Divorce & Depression: The Stigma Towards Antidepressants

mental health after divorce
Marin Dahl

By Marin Dahl | Oct 6th, 2019

I first started taking antidepressants to deal with depression in my 20’s. After seeing a therapist and talking about my childhood and my parent’s divorce, and she recommended them to me. Being a child of the 90’s, it was no big deal. But when I told my aunt, a registered nurse, her reaction surprised me.

“Well, if you have to and you think it’ll help…but I won’t tell anyone,” she said. It honestly hadn’t occurred to me to be ashamed that I was taking Happy Pills, as I jokingly called them. Maybe it was a generational difference, or maybe I’d just been too focused on healing to think about it.

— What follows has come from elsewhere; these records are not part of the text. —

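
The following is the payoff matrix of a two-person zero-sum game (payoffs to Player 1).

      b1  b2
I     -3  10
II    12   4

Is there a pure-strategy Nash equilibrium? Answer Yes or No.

No

Row minima: I → -3, II → 4; maximin = 4.
Column maxima: b1 → 12, b2 → 10; minimax = 10.
4 ≠ 10, so no pure-strategy equilibrium exists.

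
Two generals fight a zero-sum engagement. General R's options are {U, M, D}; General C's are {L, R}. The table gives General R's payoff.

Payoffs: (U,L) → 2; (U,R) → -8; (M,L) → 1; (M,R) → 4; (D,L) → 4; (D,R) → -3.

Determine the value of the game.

19/10

Row minima: U → -8, M → 1, D → -3; maximin = 1.
Column maxima: L → 4, R → 4; minimax = 4.
1 ≠ 4, so there is no saddle point; optimal play is mixed.
U is strictly dominated by D, so General R never plays it.
On the remaining 2×2 (M, D vs L, R):
Let General R play M with probability p. Expected payoff against L: 1p + 4(1−p) = −3p + 4; against R: 4p + (-3)(1−p) = 7p − 3.
Setting these equal: −3p + 4 = 7p − 3 ⇒ −10p = -7 ⇒ p = 7/10, and the value is (-3)·(7/10) + 4 = 19/10.
For General C: with q = P(L), equating M's and D's payoffs gives −3q + 4 = 7q − 3 ⇒ q = 7/10.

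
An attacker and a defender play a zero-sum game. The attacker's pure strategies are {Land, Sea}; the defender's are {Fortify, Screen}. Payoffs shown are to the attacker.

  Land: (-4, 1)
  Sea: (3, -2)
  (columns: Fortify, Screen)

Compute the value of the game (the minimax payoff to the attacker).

-1/2

Row minima: Land → -4, Sea → -2; maximin = -2.
Column maxima: Fortify → 3, Screen → 1; minimax = 1.
-2 ≠ 1, so there is no saddle point; optimal play is mixed.
Let the attacker play Land with probability p. Expected payoff against Fortify: (-4)p + 3(1−p) = −7p + 3; against Screen: 1p + (-2)(1−p) = 3p − 2.
Setting these equal: −7p + 3 = 3p − 2 ⇒ −10p = -5 ⇒ p = 1/2, and the value is (-7)·(1/2) + 3 = -1/2.
For the defender: with q = P(Fortify), equating Land's and Sea's payoffs gives −5q + 1 = 5q − 2 ⇒ q = 3/10.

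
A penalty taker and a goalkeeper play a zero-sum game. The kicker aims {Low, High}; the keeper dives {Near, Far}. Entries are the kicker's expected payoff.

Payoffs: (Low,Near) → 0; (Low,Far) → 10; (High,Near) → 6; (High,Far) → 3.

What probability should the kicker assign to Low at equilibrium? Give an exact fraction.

Row minima: Low → 0, High → 3; maximin = 3.
Column maxima: Near → 6, Far → 10; minimax = 6.
3 ≠ 6, so there is no saddle point; optimal play is mixed.
Let the kicker play Low with probability p. Expected payoff against Near: 0p + 6(1−p) = −6p + 6; against Far: 10p + 3(1−p) = 7p + 3.
Setting these equal: −6p + 6 = 7p + 3 ⇒ −13p = -3 ⇒ p = 3/13, and the value is (-6)·(3/13) + 6 = 60/13.
For the keeper: with q = P(Near), equating Low's and High's payoffs gives −10q + 10 = 3q + 3 ⇒ q = 7/13.

3/13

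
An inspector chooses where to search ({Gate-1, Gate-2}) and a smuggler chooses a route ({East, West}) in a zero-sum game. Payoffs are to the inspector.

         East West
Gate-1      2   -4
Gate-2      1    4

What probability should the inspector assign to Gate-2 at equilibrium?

2/3

Row minima: Gate-1 → -4, Gate-2 → 1; maximin = 1.
Column maxima: East → 2, West → 4; minimax = 2.
1 ≠ 2, so there is no saddle point; optimal play is mixed.
Let the inspector play Gate-1 with probability p. Expected payoff against East: 2p + 1(1−p) = p + 1; against West: (-4)p + 4(1−p) = −8p + 4.
Setting these equal: p + 1 = −8p + 4 ⇒ 9p = 3 ⇒ p = 1/3, and the value is (1)·(1/3) + 1 = 4/3.
For the smuggler: with q = P(East), equating Gate-1's and Gate-2's payoffs gives 6q − 4 = −3q + 4 ⇒ q = 8/9.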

Ever since then, I’ve taken Happy Pills on and off for most of my adult life. I notice a difference when I go off them, and after trial and error have landed on a pill that has the fewest side effects. But I’ve also encountered the lingering stigma towards mental health issues if I talk about it openly.

Fill out a personality questionnaire for a job application, and it’s pretty clear that they want you to mark that you’re positive and upbeat most of the time. Crying jags in the work bathroom aren’t allowed, even if you’re in the midst of a messy divorce. People will tell you to meditate, or change your diet, to better manage your depression, rather than “popping a pill.”

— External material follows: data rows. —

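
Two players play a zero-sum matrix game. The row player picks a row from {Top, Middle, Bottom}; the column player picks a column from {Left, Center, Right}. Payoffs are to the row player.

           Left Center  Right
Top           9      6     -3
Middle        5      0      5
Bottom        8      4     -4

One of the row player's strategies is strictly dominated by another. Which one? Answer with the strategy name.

Bottom

Top gives a strictly higher payoff than Bottom against every column: 9 > 8, 6 > 4, -3 > -4.
So Bottom is strictly dominated and the row player never plays it.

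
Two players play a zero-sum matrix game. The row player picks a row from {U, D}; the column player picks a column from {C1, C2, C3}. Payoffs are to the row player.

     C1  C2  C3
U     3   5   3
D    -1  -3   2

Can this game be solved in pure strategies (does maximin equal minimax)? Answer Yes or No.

Yes

Row minima: U → 3, D → -3; maximin = 3.
Column maxima: C1 → 3, C2 → 5, C3 → 3; minimax = 3.
maximin = minimax = 3, so a saddle point exists.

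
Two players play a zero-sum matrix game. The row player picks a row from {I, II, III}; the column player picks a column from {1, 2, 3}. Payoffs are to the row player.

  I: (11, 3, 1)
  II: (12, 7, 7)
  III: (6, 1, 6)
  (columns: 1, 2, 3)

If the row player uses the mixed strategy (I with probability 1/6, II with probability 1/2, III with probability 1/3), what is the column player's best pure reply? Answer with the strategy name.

2

If the column player plays 1, the row player's expected payoff is (1/6)·11 + (1/2)·12 + (1/3)·6 = 59/6.
If the column player plays 2, the row player's expected payoff is (1/6)·3 + (1/2)·7 + (1/3)·1 = 13/3.
If the column player plays 3, the row player's expected payoff is (1/6)·1 + (1/2)·7 + (1/3)·6 = 17/3.
The column player minimizes the row player's payoff; the smallest is 13/3, so the best response is 2.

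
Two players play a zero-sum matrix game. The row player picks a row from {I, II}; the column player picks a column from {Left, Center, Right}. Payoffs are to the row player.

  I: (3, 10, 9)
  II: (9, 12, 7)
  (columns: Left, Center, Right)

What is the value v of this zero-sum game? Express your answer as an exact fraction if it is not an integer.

15/2

Row minima: I → 3, II → 7; maximin = 7.
Column maxima: Left → 9, Center → 12, Right → 9; minimax = 9.
7 ≠ 9, so there is no saddle point; optimal play is mixed.
Center is strictly dominated by Left (it gives the row player strictly more in every row), so the column player never plays it.
On the remaining 2×2 (I, II vs Left, Right):
Let the row player play I with probability p. Expected payoff against Left: 3p + 9(1−p) = −6p + 9; against Right: 9p + 7(1−p) = 2p + 7.
Setting these equal: −6p + 9 = 2p + 7 ⇒ −8p = -2 ⇒ p = 1/4, and the value is (-6)·(1/4) + 9 = 15/2.
For the column player: with q = P(Left), equating I's and II's payoffs gives −6q + 9 = 2q + 7 ⇒ q = 1/4.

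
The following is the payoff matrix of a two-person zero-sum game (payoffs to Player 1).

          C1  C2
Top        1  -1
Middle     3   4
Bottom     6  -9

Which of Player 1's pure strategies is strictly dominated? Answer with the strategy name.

Middle gives a strictly higher payoff than Top against every column: 3 > 1, 4 > -1.
So Top is strictly dominated and Player 1 never plays it.

Top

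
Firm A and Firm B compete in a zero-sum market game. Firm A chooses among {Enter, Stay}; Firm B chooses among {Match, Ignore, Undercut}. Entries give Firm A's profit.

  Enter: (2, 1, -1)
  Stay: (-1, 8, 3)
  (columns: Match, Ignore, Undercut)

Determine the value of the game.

5/7

Row minima: Enter → -1, Stay → -1; maximin = -1.
Column maxima: Match → 2, Ignore → 8, Undercut → 3; minimax = 2.
-1 ≠ 2, so there is no saddle point; optimal play is mixed.
Ignore is strictly dominated by Undercut (it gives Firm A strictly more in every row), so Firm B never plays it.
On the remaining 2×2 (Enter, Stay vs Match, Undercut):
Let Firm A play Enter with probability p. Expected payoff against Match: 2p + (-1)(1−p) = 3p − 1; against Undercut: (-1)p + 3(1−p) = −4p + 3.
Setting these equal: 3p − 1 = −4p + 3 ⇒ 7p = 4 ⇒ p = 4/7, and the value is (3)·(4/7) − 1 = 5/7.
For Firm B: with q = P(Match), equating Enter's and Stay's payoffs gives 3q − 1 = −4q + 3 ⇒ q = 4/7.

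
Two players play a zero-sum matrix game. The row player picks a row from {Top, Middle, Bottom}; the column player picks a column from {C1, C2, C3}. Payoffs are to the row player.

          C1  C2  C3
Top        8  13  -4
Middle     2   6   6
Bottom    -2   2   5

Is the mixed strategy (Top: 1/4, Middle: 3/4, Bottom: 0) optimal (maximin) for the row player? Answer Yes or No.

Against C1 this mix gives (1/4)·8 + (3/4)·2 = 7/2.
Against C2 this mix gives (1/4)·13 + (3/4)·6 = 31/4.
Against C3 this mix gives (1/4)·(-4) + (3/4)·6 = 7/2.
All of the column player's active replies (C1, C3) yield 7/2, and no column does worse for the row player. The mix makes the column player indifferent and guarantees 7/2, so it is optimal.

Yes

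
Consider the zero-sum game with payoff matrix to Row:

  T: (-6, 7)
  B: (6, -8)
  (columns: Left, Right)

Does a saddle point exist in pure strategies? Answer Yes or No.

No

Row minima: T → -6, B → -8; maximin = -6.
Column maxima: Left → 6, Right → 7; minimax = 6.
-6 ≠ 6, so no pure-strategy equilibrium exists.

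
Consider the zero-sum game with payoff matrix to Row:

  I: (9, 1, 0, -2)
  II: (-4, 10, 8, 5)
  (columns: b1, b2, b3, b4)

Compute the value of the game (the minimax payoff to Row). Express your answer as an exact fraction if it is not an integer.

Row minima: I → -2, II → -4; maximin = -2.
Column maxima: b1 → 9, b2 → 10, b3 → 8, b4 → 5; minimax = 5.
-2 ≠ 5, so there is no saddle point; optimal play is mixed.
b2 is strictly dominated by b3 (it gives Row strictly more in every row), so Column never plays it.
b3 is strictly dominated by b4 (it gives Row strictly more in every row), so Column never plays it.
On the remaining 2×2 (I, II vs b1, b4):
Let Row play I with probability p. Expected payoff against b1: 9p + (-4)(1−p) = 13p − 4; against b4: (-2)p + 5(1−p) = −7p + 5.
Setting these equal: 13p − 4 = −7p + 5 ⇒ 20p = 9 ⇒ p = 9/20, and the value is (13)·(9/20) − 4 = 37/20.
For Column: with q = P(b1), equating I's and II's payoffs gives 11q − 2 = −9q + 5 ⇒ q = 7/20.

37/20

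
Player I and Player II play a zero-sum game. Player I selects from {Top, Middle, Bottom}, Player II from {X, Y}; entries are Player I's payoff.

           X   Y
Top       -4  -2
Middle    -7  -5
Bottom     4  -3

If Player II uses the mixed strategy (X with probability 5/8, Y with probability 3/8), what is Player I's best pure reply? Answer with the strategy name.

Bottom

Expected payoff of Top: (5/8)·(-4) + (3/8)·(-2) = -13/4.
Expected payoff of Middle: (5/8)·(-7) + (3/8)·(-5) = -25/4.
Expected payoff of Bottom: (5/8)·4 + (3/8)·(-3) = 11/8.
The largest is 11/8, so Player I's best response is Bottom.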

Can you imagine if you told someone you had a heart condition and their response was maybe you should go off your meds and exercise more to strengthen your heart?

Instagram posts urge you to think positive and manifest your dreams, and friends who’ve never suffered from depression tell you to exercise more. Can you imagine if you told someone you had a heart condition and their response was maybe you should go off your meds and exercise more to strengthen your heart? But our society often treats mental illness like it should be managed differently than physical illness, which leads to a reluctance to talk about mental illness.

During my divorce, and at several times throughout the years afterward, I’ve spoken with my doctor and upped my dosage. I’ve proactively known that my stress levels would rise and that I needed to take care of myself. After years of living with and managing this disease, I know how to recognize its symptoms. 

I don’t think there is any shame in knowing yourself, knowing your mental health hurdles, and taking steps to address them. In fact, I’d argue that it’s more of an issue to refuse to get help and inflict your refusal on everyone around you. 

I have a child, and he needs me to be stable and secure. During the divorce, I didn’t think it appropriate for him to see me crying or upset. Going to therapy, taking pills, and, yes, exercising, helped me be a better mother. 

There is a difference between situational sadness, such as when you lose a loved one or are mourning a marriage’s end and depression. Which is why it’s not a good idea to self-diagnose and just ask for a prescription. A trained therapist can help you identify the difference, and give you coping mechanisms to handle situational sadness. 

Am I ashamed I pop a daily dose of citalopram? No. And, if you need it, I hope you’ll join me in the land of better living through pharmaceuticals.